OBJECTIVES: The management of Helicobacter pylori in Vietnam is becoming progressively more difficult due to increasing antibiotic resistance, particularly to clarithromycin (CLR) and levofloxaxin (LVX). In Vietnam, the selection of an H. pylori eradication regimen is predominantly based on empirical evidence. However, molecular analysis aimed at identifying H. pylori antibiotic-resistant genotypes is a promising method in antibiotic susceptibility testing. In this study, we aimed to determine the rates of genotypic H. pylori resistance to CLR and LVX by using DNA strip technology in Vietnam.

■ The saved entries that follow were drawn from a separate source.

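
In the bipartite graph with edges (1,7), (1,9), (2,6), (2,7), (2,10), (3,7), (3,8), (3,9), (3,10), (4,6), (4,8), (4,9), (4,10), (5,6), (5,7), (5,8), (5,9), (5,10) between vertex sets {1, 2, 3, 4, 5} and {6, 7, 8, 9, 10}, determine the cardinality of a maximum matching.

Step 1: List the neighbors of each left vertex:
  1: 7, 9
  2: 6, 7, 10
  3: 7, 8, 9, 10
  4: 6, 8, 9, 10
  5: 6, 7, 8, 9, 10

Step 2: Greedily match left vertices, then look for augmenting paths:
  Match 1 -- 7
  Match 2 -- 6
  Match 3 -- 8
  Match 4 -- 9
  Match 5 -- 10
  No augmenting path remains.

Step 3: Verify this is maximum:
  Matching size 5 = min(|L|, |R|) = min(5, 5), which is an upper bound, so this matching is maximum.

Maximum matching: {(1,7), (2,6), (3,8), (4,9), (5,10)}
Size: 5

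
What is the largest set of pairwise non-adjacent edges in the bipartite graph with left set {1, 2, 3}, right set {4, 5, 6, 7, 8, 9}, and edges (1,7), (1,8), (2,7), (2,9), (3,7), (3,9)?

Step 1: List the neighbors of each left vertex:
  1: 7, 8
  2: 7, 9
  3: 7, 9

Step 2: Greedily match left vertices, then look for augmenting paths:
  Match 1 -- 8
  Match 2 -- 9
  Match 3 -- 7
  No augmenting path remains.

Step 3: Verify this is maximum:
  Matching size 3 = min(|L|, |R|) = min(3, 6), which is an upper bound, so this matching is maximum.

Maximum matching: {(1,8), (2,9), (3,7)}
Size: 3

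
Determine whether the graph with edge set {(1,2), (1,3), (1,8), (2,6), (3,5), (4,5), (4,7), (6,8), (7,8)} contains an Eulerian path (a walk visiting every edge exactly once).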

METHODS: We performed DNA-strip technology-based testing on 112 patients with H. pylori-positive gastroduodenal diseases to detect 23S rRNA and gyrA mutations. RESULTS: Helicobacter pylori genotypic resistance to CLR and LVX was evident in 81.3% and 53.6% of the patients, respectively, and dual resistance was observed in 48.2%. The 23S rRNA A2142G and A2143G mutations accounted for 1.8% and 79.5% of cases, respectively. The gyrA N87K, D91N, D91G, and D91Y mutations were present in 37.5%, 11.6%, 5.4%, and 5.4% of patients, respectively. All four gyrA mutations were observed in both the naïve and failure patients. We further found an association between the 23S rRNA A2143G mutation and a history of CLR use as well as between the gyrA N87K mutation and a history of LVX use. CONCLUSIONS: We found a very high prevalence of H. pylori resistance to CLR and LVX and dual resistance to these antibiotics in Vietnam. The application of molecular assays is feasible and may improve the management of H. pylori infection in Vietnam.